Chad Pytel

Founder, Developer, and CEO at thoughtbot.
Co-founder and Executive Producer at 12 Sided Studios.

This is part of my writing about D&D. View all

Following the Rules

My goal for playing D&D is to have fun and create something together. The rules of D&D are a framework and constraints that help us do that.

I am not perfect and don’t know all the rules. If I get something wrong, forget something, or you think something should work a certain way, please don’t hesitate to correct me or point it out. I will do my best to handle it gracefully and quickly.

If we got something wrong and it just happened and can easily be corrected, I am happy to quickly replay or retcon what just happened. However, if too much time has passed I may suggest we leave it as it was and move on.

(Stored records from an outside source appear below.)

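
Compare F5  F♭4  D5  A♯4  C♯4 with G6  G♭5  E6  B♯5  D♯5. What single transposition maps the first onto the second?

up a major ninth

From F5 to G6 is 9 letter names — a ninth of some quality.
F5 to G6 is 14 semitones, which makes it a major ninth; the second version is higher, so the direction is up.
Checking another pair — C#4 → D#5 — gives the same interval.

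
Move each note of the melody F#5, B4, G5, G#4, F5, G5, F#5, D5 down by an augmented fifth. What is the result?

Bb4 Eb4 Cb5 C4 Bbb4 Cb5 Bb4 Gb4

F#5 → Bb4
B4 → Eb4
G5 → Cb5
G#4 → C4
F5 → Bbb4
G5 → Cb5
F#5 → Bb4
D5 → Gb4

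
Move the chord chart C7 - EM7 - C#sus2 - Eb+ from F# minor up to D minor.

F# minor up to D minor is a minor sixth; each chord root moves by that interval while the quality stays the same.
C7: root C up a minor sixth → Ab, giving Ab7.
EM7: root E up a minor sixth → C, giving CM7.
C#sus2: root C# up a minor sixth → A, giving Asus2.
Eb+: root Eb up a minor sixth → Cb, giving Cb+.

Ab7 CM7 Asus2 Cb+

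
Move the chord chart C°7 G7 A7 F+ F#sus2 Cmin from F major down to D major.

A°7 E7 F#7 D+ D#sus2 Amin

F major down to D major is a minor third; each chord root moves by that interval while the quality stays the same.
C°7: root C down a minor third → A, giving A°7.
G7: root G down a minor third → E, giving E7.
A7: root A down a minor third → F#, giving F#7.
F+: root F down a minor third → D, giving D+.
F#sus2: root F# down a minor third → D#, giving D#sus2.
Cmin: root C down a minor third → A, giving Amin.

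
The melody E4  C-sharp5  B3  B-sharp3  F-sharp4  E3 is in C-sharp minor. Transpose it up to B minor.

D5 B5 A4 A#4 E5 D4

C-sharp minor to B minor up is a minor seventh, so every note moves up by that interval.
E4 gives D5
C#5 gives B5
B3 gives A4
B#3 gives A#4
F#4 gives E5
E3 gives D4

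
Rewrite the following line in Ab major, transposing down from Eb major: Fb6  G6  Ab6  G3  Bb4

From Eb down to Ab is a perfect fifth; apply that to each pitch.
Fb6 -> Bbb5
G6 -> C6
Ab6 -> Db6
G3 -> C3
Bb4 -> Eb4

Bbb5 C6 Db6 C3 Eb4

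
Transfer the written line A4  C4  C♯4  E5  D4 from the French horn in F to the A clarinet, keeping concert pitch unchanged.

F4 Ab3 A3 C5 Bb3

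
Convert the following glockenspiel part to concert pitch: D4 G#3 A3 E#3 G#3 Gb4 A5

The glockenspiel sounds a perfect fifteenth above written, so transpose each written note up a perfect fifteenth.
D4 becomes D6
G#3 becomes G#5
A3 becomes A5
E#3 becomes E#5
G#3 becomes G#5
Gb4 becomes Gb6
A5 becomes A7

D6 G#5 A5 E#5 G#5 Gb6 A7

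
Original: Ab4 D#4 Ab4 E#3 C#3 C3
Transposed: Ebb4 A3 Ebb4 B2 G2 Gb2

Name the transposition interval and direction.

From Ab4 to Ebb4 is 4 letter names — a fourth of some quality.
Ebb4 to Ab4 is 6 semitones, which makes it an augmented fourth; the second version is lower, so the direction is down.
Checking another pair — C3 → Gb2 — gives the same interval.

down an augmented fourth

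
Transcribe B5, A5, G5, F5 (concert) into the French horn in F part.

Written C4 sounds as F3 on the French horn in F, so concert pitches are written a perfect fifth up.
B5 to F#6
A5 to E6
G5 to D6
F5 to C6

F#6 E6 D6 C6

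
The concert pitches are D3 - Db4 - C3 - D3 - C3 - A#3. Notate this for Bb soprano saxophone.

Written C4 sounds as Bb3 on the Bb soprano saxophone, so concert pitches are written a major second up.
D3 gives E3
Db4 gives Eb4
C3 gives D3
D3 gives E3
C3 gives D3
A#3 gives B#3

E3 Eb4 D3 E3 D3 B#3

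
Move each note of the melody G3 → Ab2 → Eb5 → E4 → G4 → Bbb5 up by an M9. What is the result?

A4 Bb3 F6 F#5 A5 Cb7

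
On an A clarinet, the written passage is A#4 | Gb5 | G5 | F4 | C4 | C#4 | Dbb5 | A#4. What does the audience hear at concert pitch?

The A clarinet sounds a minor third below written, so transpose each written note down a minor third.
A#4 -> F##4
Gb5 -> Eb5
G5 -> E5
F4 -> D4
C4 -> A3
C#4 -> A#3
Dbb5 -> Bbb4
A#4 -> F##4

F##4 Eb5 E5 D4 A3 A#3 Bbb4 F##4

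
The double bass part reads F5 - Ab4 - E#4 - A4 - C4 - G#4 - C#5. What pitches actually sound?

F4 Ab3 E#3 A3 C3 G#3 C#4

Written C4 on the double bass sounds as C3, a perfect octave lower; apply that shift to every note.
F5 → F4
Ab4 → Ab3
E#4 → E#3
A4 → A3
C4 → C3
G#4 → G#3
C#5 → C#4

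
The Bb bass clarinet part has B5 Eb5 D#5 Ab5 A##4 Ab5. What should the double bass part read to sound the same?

First find concert pitch: the Bb bass clarinet sounds a major ninth below written, so B5 Eb5 D#5 Ab5 A##4 Ab5 sounds A4 Db4 C#4 Gb4 G##3 Gb4.
Then write for double bass: it sounds a perfect octave below written, so the part must be a perfect octave above concert.
A4 → A5
Db4 → Db5
C#4 → C#5
Gb4 → Gb5
G##3 → G##4
Gb4 → Gb5

A5 Db5 C#5 Gb5 G##4 Gb5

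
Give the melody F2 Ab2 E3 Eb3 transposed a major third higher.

F2 gives A2
Ab2 gives C3
E3 gives G#3
Eb3 gives G3

A2 C3 G#3 G3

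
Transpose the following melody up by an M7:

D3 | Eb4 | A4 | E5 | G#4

C#4 D5 G#5 D#6 F##5

D3 up a major seventh is C#4.
A major seventh up from Eb4 gives D5.
A major seventh up from A4 gives G#5.
A major seventh up from E5 gives D#6.
G#4: a seventh up reaches F, and 11 semitones makes it F##5.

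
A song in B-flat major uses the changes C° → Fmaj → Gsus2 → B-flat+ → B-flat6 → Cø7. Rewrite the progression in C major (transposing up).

B-flat major up to C major is a major second; each chord root moves by that interval while the quality stays the same.
C°: root C up a major second → D, giving D°.
Fmaj: root F up a major second → G, giving Gmaj.
Gsus2: root G up a major second → A, giving Asus2.
B-flat+: root B-flat up a major second → C, giving C+.
B-flat6: root B-flat up a major second → C, giving C6.
Cø7: root C up a major second → D, giving Dø7.

D° Gmaj Asus2 C+ C6 Dø7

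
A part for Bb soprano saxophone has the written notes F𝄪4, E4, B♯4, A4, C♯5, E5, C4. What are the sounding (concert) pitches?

Written C4 on the Bb soprano saxophone sounds as Bb3, a major second lower; apply that shift to every note.
F##4 becomes E#4
E4 becomes D4
B#4 becomes A#4
A4 becomes G4
C#5 becomes B4
E5 becomes D5
C4 becomes Bb3

E#4 D4 A#4 G4 B4 D5 Bb3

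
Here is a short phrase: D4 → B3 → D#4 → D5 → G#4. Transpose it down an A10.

Bbb2 Gb2 Bb2 Bbb3 Eb3

D4 down an augmented tenth is Bbb2.
B3: a tenth down reaches G, and 17 semitones makes it Gb2.
D#4 down an augmented tenth is Bb2.
D5 down an augmented tenth is Bbb3.
An augmented tenth down from G#4 gives Eb3.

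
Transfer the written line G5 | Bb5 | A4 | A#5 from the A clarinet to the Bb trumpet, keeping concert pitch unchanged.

F#5 A5 G#4 G##5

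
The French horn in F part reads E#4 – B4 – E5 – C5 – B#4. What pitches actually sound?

A#3 E4 A4 F4 E#4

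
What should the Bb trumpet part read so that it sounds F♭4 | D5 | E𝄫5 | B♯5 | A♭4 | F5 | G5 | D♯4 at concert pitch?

Gb4 E5 Fb5 C##6 Bb4 G5 A5 E#4

The Bb trumpet sounds a major second below written, so the written part must be a major second above concert — transpose each note up.
Fb4 gives Gb4
D5 gives E5
Ebb5 gives Fb5
B#5 gives C##6
Ab4 gives Bb4
F5 gives G5
G5 gives A5
D#4 gives E#4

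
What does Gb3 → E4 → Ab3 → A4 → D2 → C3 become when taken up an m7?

Gb3 up a minor seventh is Fb4.
A minor seventh up from E4 gives D5.
A minor seventh up from Ab3 gives Gb4.
A4 up a minor seventh is G5.
D2: a seventh up reaches C, and 10 semitones makes it C3.
C3 up a minor seventh is Bb3.

Fb4 D5 Gb4 G5 C3 Bb3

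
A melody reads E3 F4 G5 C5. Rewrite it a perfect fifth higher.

E3 up a perfect fifth is B3.
F4: a fifth up reaches C, and 7 semitones makes it C5.
G5: a fifth up reaches D, and 7 semitones makes it D6.
C5: a fifth up reaches G, and 7 semitones makes it G5.

B3 C5 D6 G5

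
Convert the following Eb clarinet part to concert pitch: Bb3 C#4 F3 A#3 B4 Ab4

Written C4 on the Eb clarinet sounds as Eb4, a minor third higher; apply that shift to every note.
Bb3 gives Db4
C#4 gives E4
F3 gives Ab3
A#3 gives C#4
B4 gives D5
Ab4 gives Cb5

Db4 E4 Ab3 C#4 D5 Cb5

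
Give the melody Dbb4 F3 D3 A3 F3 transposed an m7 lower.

A minor seventh down from Dbb4 gives Ebb3.
F3 down a minor seventh is G2.
A minor seventh down from D3 gives E2.
A3: a seventh down reaches B, and 10 semitones makes it B2.
F3: a seventh down reaches G, and 10 semitones makes it G2.

Ebb3 G2 E2 B2 G2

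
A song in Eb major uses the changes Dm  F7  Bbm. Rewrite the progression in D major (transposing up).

C#m E7 Am

Eb major up to D major is a major seventh; each chord root moves by that interval while the quality stays the same.
Dm: root D up a major seventh → C#, giving C#m.
F7: root F up a major seventh → E, giving E7.
Bbm: root Bb up a major seventh → A, giving Am.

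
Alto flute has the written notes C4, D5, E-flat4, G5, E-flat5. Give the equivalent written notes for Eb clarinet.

First find concert pitch: the alto flute sounds a perfect fourth below written, so C4 D5 E-flat4 G5 E-flat5 sounds G3 A4 Bb3 D5 Bb4.
Then write for Eb clarinet: it sounds a minor third above written, so the part must be a minor third below concert.
G3 → E3
A4 → F#4
Bb3 → G3
D5 → B4
Bb4 → G4

E3 F#4 G3 B4 G4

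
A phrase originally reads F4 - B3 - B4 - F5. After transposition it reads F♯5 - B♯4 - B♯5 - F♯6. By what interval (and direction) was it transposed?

up an augmented octave

From F4 to F#5 is 8 letter names — an octave of some quality.
F4 to F#5 is 13 semitones, which makes it an augmented octave; the second version is higher, so the direction is up.
Checking another pair — F5 → F#6 — gives the same interval.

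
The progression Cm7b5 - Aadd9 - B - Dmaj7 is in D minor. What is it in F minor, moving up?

D minor up to F minor is a minor third; each chord root moves by that interval while the quality stays the same.
Cm7b5: root C up a minor third → Eb, giving Ebm7b5.
Aadd9: root A up a minor third → C, giving Cadd9.
B: root B up a minor third → D, giving D.
Dmaj7: root D up a minor third → F, giving Fmaj7.

Ebm7b5 Cadd9 D Fmaj7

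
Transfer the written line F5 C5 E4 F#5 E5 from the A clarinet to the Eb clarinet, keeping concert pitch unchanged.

B4 F#4 A#3 B#4 A#4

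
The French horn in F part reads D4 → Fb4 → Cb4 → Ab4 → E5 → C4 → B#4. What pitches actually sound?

G3 Bbb3 Fb3 Db4 A4 F3 E#4

Written C4 on the French horn in F sounds as F3, a perfect fifth lower; apply that shift to every note.
D4 -> G3
Fb4 -> Bbb3
Cb4 -> Fb3
Ab4 -> Db4
E5 -> A4
C4 -> F3
B#4 -> E#4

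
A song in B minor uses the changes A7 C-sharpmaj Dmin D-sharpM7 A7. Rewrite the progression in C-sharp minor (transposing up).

B minor up to C-sharp minor is a major second; each chord root moves by that interval while the quality stays the same.
A7: root A up a major second → B, giving B7.
C-sharpmaj: root C-sharp up a major second → D#, giving D#maj.
Dmin: root D up a major second → E, giving Emin.
D-sharpM7: root D-sharp up a major second → E#, giving E#M7.
A7: root A up a major second → B, giving B7.

B7 D#maj Emin E#M7 B7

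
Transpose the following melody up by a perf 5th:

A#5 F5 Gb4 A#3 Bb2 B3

E#6 C6 Db5 E#4 F3 F#4

A#5 to E#6
F5 to C6
Gb4 to Db5
A#3 to E#4
Bb2 to F3
B3 to F#4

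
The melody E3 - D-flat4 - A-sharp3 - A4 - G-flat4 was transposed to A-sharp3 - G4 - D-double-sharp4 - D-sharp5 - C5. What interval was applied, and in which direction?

From E3 to A#3 is 4 letter names — a fourth of some quality.
E3 to A#3 is 6 semitones, which makes it an augmented fourth; the second version is higher, so the direction is up.
Checking another pair — Gb4 → C5 — gives the same interval.

up an augmented fourth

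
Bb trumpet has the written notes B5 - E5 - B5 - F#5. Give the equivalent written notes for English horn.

First find concert pitch: the Bb trumpet sounds a major second below written, so B5 E5 B5 F#5 sounds A5 D5 A5 E5.
Then write for English horn: it sounds a perfect fifth below written, so the part must be a perfect fifth above concert.
A5 → E6
D5 → A5
A5 → E6
E5 → B5

E6 A5 E6 B5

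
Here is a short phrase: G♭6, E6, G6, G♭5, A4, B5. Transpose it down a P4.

Db6 B5 D6 Db5 E4 F#5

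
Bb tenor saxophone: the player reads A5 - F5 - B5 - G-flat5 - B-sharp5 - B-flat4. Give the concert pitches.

Written C4 on the Bb tenor saxophone sounds as Bb2, a major ninth lower; apply that shift to every note.
A5 to G4
F5 to Eb4
B5 to A4
Gb5 to Fb4
B#5 to A#4
Bb4 to Ab3

G4 Eb4 A4 Fb4 A#4 Ab3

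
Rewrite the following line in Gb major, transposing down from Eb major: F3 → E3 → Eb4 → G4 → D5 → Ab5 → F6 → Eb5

From Eb down to Gb is a major sixth; apply that to each pitch.
F3 becomes Ab2
E3 becomes G2
Eb4 becomes Gb3
G4 becomes Bb3
D5 becomes F4
Ab5 becomes Cb5
F6 becomes Ab5
Eb5 becomes Gb4

Ab2 G2 Gb3 Bb3 F4 Cb5 Ab5 Gb4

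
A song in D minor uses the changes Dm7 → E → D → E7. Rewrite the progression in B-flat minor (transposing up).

D minor up to B-flat minor is a minor sixth; each chord root moves by that interval while the quality stays the same.
Dm7: root D up a minor sixth → Bb, giving Bbm7.
E: root E up a minor sixth → C, giving C.
D: root D up a minor sixth → Bb, giving Bb.
E7: root E up a minor sixth → C, giving C7.

Bbm7 C Bb C7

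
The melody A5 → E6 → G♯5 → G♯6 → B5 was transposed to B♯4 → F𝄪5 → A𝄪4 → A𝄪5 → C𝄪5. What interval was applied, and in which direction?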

I try to keep things quick, fun, and move us along. I don’t want to have long, drawn out debates about a rule or spend a lot of time looking something up. That quickly becomes not fun. Ultimately, as DM I may have to make a call on a rule in the interest of not getting bogged down and moving us along. If you disagree with my call, I ask that you give me the benefit of the doubt, let it go, and move on. I’m happy to talk about it more outside of the session if you’d like.

We don’t really have any house rules, but everything in The Player’s Handbook and Tasha’s Cauldron of Everything is welcome in the campaign, including the optional ability score system available that decouples the bonuses you get to your character from the races so you can use any race for any class and have it be fairly optimized. This new way of doing things gets away from race-based stereotypes and class limitations that are built-into the core rules of D&D. If you want to use something from another source or aren’t sure, feel free to ask.

I generally don’t use the optional flanking rules, and will sometimes play with an house potion rule of rolling the dice if you use a bonus action to take a potion, and getting the maximum healing if you use a full action.